By the way, if you watch Anthony closely in the video he does not have evident tardive dyskinesia — there’s no sign at all of the facial tics that you would expect. And he is not restless either — he sits immobile in his chair throughout. Someone with akasthisia would be on the move, or at least shifting constantly in his seat, wanting to get up. Anthony does exhibit repetitive movements of his hands and legs, which seem to be simply anxiety because they become more severe when he is doing the talking. Drug-induced automatic movements would not have changed when he became the centre of attention.

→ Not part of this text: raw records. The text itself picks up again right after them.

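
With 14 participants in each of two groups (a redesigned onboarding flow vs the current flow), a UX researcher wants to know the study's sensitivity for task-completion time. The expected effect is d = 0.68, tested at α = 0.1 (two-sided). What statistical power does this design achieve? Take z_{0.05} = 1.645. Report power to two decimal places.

power ≈ 0.56

For two equal groups, power = Φ(d·√(n/2) − z_{α/2}).
d·√(n/2) = 0.68 × √(14/2) = 0.68 × 2.646 = 1.799.
z_β = 1.799 − 1.645 = 0.154.
Power = Φ(0.154) = 0.561.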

On the same page there’s a section headed ’Typical medication’ in quotes. Why the quotes? Because no one edited the book, presumably. The bigger problem here is that the term ‘typical’ is a technical term in pharmacology. Is there any explanation of that? No.
Then there’s this drivel:
A ‘depot’ is an intramuscular injection, the effects of which usually last between two and four weeks, the advantage of this being that people don’t have to remember to take lots of tablets… Unfortunately, this kind of medication has a range of unpleasant side effects and long-term problems…
No, depot injections don’t have those unpleasant side effects and long-term problems. It’s antipsychotic drugs that have the side effects and problems, no matter whether they are delivered by depot or not. Again, whoever wrote this is confused.

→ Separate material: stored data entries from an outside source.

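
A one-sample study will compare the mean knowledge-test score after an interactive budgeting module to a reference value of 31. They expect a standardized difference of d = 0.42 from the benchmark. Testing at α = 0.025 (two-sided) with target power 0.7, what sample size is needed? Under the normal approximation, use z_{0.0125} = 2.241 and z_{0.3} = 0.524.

For a one-sample test: n = ((z_{α/2} + z_β) / d)².
z_{α/2} + z_β = 2.241 + 0.524 = 2.765.
n = (2.765 / 0.42)² = 6.583² = 43.34.
Round up.

n = 44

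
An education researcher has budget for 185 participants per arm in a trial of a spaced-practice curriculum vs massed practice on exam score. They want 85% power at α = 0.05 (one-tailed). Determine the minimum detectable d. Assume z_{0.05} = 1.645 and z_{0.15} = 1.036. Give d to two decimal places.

d_min ≈ 0.28

For two independent groups of n = 185 each: d_min = (z_{α} + z_β)·√(2/n).
z-sum = 1.645 + 1.036 = 2.681.
d_min = 2.681 × √(2/185) = 2.681 × 0.1040 = 0.279.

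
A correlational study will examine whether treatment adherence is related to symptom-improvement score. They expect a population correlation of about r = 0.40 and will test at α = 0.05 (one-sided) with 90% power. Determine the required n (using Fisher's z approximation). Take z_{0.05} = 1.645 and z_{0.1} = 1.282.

Fisher's z: C = ½·ln((1+r)/(1−r)) = ½·ln(2.3333) = 0.4236.
n = ((z_{α} + z_β)/C)² + 3.
(1.645 + 1.282) / 0.4236 = 2.927 / 0.4236 = 6.910.
n = 6.910² + 3 = 47.75 + 3 = 50.7.
Round up.

n = 51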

Antipsychotic drugs are also known as neuroleptics, but that very common term for them does not appear anywhere in the chapter.
Finally, at the bottom of the page, there’s a table captioned ‘Typical medication’. Unfortunately the technical term ‘typical’, which the authors forgot to define in the body of the text, does not apply to the last drug in the list, Risperidone, which is atypical.
So it seems to me that parts of this book are just a mess. Badly written, badly edited, and with dire supporting materials, it looks set to make a lot of mental nurses very confused, and their patients very unhappy.